We are not ourselves when we are responding to stress or trauma.
Yet, we often expect ourselves to react to stress and trauma in cool, calm, and collected ways.
In fact, we often seem to expect more from ourselves in times of stress and trauma than we would ever reasonably expect of anyone else.
We often hold our past selves responsible for not knowing what we didn’t know at the time.
We often hold our child selves responsible for thinking, feeling, and acting like children…when we actually WERE children.
We often look back at past relationships and call ourselves weak and stupid for staying in them.
We see how we’ve frozen up or “checked out” during periods of pain or intensity, and we are embarrassed or ashamed that we didn’t handle the situation “better.”
Nobody is at their best during times of stress and trauma.
During times of stress and trauma, there are neurological events that happen inside our bodies and brains that make it really, really hard to think straight.
During those times we are overwhelmed with a cascade of hormones and neurotransmitters that make it possible to either fight, flee, or freeze…and it’s really, really hard to overcome that cascade of neurotransmitters and handle things in a cool, calm, collected way.
It is not fair to look back at how we’ve reacted to pain and stress in our life, and judge ourselves harshly.
The truth is, we did what we could with the tools we had.
We didn’t know what we didn’t know.
We couldn’t do what we weren’t emotionally equipped to do.
Would it have been preferable if we did know how to get out of threatening situations back then? Of course.
But when you’re in a situation where you feel trapped, where you see literally no way out, and when TRYING to get out would probably put you in even more danger…you can’t be expected to have invented options you just didn’t have.

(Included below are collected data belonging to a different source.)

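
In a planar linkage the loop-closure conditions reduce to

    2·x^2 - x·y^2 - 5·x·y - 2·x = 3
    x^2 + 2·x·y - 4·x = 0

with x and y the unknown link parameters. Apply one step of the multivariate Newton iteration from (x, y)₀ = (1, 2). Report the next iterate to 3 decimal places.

(-3.167, 5.667)

At (1, 2): F = (-17.000, 1.000).
Jacobian J = [[4·x - y^2 - 5·y - 2, -2·x·y - 5·x], [2·x + 2·y - 4, 2·x]].
At the point, J = [[-12.000, -9.000], [2.000, 2.000]] (det J = -6.000).
Solving J·Δ = −F gives Δ = (-4.167, 3.667).
Then the next iterate is (x, y)₁ = (-3.167, 5.667).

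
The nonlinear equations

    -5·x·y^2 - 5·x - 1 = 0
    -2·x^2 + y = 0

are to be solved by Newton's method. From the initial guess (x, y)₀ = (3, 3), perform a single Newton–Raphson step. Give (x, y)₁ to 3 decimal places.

At (3, 3): F = (-151.000, -15.000).
Jacobian J = [[-5·y^2 - 5, -10·x·y], [-4·x, 1]].
At the point, J = [[-50.000, -90.000], [-12.000, 1.000]] (det J = -1130.000).
Solving J·Δ = −F gives Δ = (-1.328, -0.940).
Then the next iterate is (x, y)₁ = (1.672, 2.060).

(1.672, 2.060)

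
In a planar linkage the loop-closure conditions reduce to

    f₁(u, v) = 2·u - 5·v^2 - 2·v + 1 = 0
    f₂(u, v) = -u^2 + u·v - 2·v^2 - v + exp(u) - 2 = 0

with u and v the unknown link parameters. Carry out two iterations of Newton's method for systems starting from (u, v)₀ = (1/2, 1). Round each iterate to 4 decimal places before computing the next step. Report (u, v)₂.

(1.7324, 0.7669)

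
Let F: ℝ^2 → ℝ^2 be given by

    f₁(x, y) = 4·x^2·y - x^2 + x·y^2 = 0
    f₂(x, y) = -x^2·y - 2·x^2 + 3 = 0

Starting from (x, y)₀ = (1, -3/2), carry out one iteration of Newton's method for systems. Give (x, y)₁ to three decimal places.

(0.824, 1.176)

At (1, -3/2): F = (-4.750, 2.500).
Jacobian J = [[8·x·y - 2·x + y^2, 4·x^2 + 2·x·y], [-2·x·y - 4·x, -x^2]].
At the point, J = [[-11.750, 1.000], [-1.000, -1.000]] (det J = 12.750).
Solving J·Δ = −F gives Δ = (-0.176, 2.676).
Then the next iterate is (x, y)₁ = (0.824, 1.176).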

In order to build self-esteem now, we have to make peace with the past versions of ourselves.
It is not your fault that you were in a situation that seemed unescapable at the time.

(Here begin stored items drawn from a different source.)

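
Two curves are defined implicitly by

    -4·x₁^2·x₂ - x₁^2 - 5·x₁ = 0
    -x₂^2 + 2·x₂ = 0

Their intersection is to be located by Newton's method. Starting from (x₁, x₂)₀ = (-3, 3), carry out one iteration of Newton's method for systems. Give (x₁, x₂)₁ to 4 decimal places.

(-1.9726, 2.2500)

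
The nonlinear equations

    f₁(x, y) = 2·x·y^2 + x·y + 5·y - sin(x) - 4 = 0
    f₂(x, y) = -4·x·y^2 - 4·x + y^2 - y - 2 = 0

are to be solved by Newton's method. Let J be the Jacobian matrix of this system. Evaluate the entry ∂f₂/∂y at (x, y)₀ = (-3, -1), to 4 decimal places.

∂f₂/∂y = -8·x·y + 2·y - 1.
At (-3, -1) this is -27.0000.

-27.0000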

It is not your fault that your brain switched into fight, flight, or freeze mode.
It is not your fault that you dissociated and lost time.
It is not your fault that you fell into unhealthy coping patterns when you saw no other options for managing what you were feeling— and there was no one there to teach you or model for you a different way.
And it is not your fault that you can’t change the past now.
What we need to do is meet the embarrassment and shame of our past with enormous, overwhelming compassion.
What we need to do is get on our own side, and refuse to abandon ourselves— including our past selves.
Your past self did the best they could.
Your past self got you through it.
Your past self felt very small and very alone, and had no real idea what to do with that.
But it doesn’t need to be alone any more.
You can be, now, the adult you needed then.
You can be a place of safety and stability for that past version of you.
You can develop and use the healthy, non-harmful coping mechanisms you didn’t have then.
You can choose who you have in your life, and limit your exposure to certain people and situations now, in ways you couldn’t then.
Trying to deny and disown your past self only alienates you from you.
Yes, your past self holds memories of pain and shame…but it also holds the resilience and resourcefulness that somehow got you through it.
You can make peace with you.
And you can move forward together with your past self, without shame or regret.